Vaughters returned the favor by deciding last November that he would put his chips on Talansky in the tour with no other secondary goals. The final roster omitted veteran David Millar in favor of young domestiques and climbers who will serve Talansky, and 2011 Paris-Roubaix winner Johan Vansummeren of Belgium, who will be charged with escorting him over some of those same cobblestones in the potentially perilous Stage 5 of the tour.
Talansky's tour debut last year, when he was laboring with fewer expectations and their accompanying stress, couldn't have gone much better. His eyes will be sprung wide open, knowing what to expect. But he'll aim for that moment when he can close them again, in relief, having fulfilled a vision that used to be his alone.
Talansky on doping
Andrew Talansky is articulate and opinionated -- "You're never going to wonder what he's thinking,'' his father observed -- and has spoken and written at length about his views on doping in the sport.

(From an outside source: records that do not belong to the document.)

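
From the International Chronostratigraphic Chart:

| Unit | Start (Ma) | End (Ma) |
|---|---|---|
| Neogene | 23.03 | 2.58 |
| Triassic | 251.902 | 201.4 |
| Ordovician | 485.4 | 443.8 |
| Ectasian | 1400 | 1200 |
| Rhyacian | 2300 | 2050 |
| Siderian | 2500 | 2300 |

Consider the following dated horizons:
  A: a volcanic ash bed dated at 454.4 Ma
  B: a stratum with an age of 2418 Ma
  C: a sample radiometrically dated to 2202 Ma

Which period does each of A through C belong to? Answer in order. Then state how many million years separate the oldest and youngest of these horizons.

A — Ordovician; B — Siderian; C — Rhyacian; span 1963.6 million years

A: 454.4 Ma lies in 485.4–443.8 Ma, so Ordovician.
B: 2418 Ma lies in 2500–2300 Ma, so Siderian.
C: 2202 Ma lies in 2300–2050 Ma, so Rhyacian.
Oldest = 2418 Ma, youngest = 454.4 Ma → span 1963.6 Myr.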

Yet like other riders who have emerged in the past couple of seasons, he's treading his way through a sporting landscape that is still full of mines.
Inside and outside the peloton, the polemic rages on about who has and hasn't paid the price for past transgressions, who has and hasn't fully confessed and whether cycling has achieved a turning point prematurely declared so many times before. It is an awkward transitional period with an indefinite horizon.
Talansky ascended on a team that included three important witnesses in the Lance Armstrong investigation -- Christian Vande Velde, David Zabriskie and Tom Danielson -- and he calls another, Levi Leipheimer a close friend and mentor.
"I can't tell you, if you put me on U.S. Postal in 1999 trying to make the Tour team, what I would do,'' Talansky said. "I'm an extremely ambitious person. I can't tell you in that moment, if I had had to make a choice that they did, if I would have packed up my bags and gone home or done what they did. I can't tell you.
"Thanks to those guys, I never have to make that decision. That's my overriding reason for supporting those guys and for being friends with them."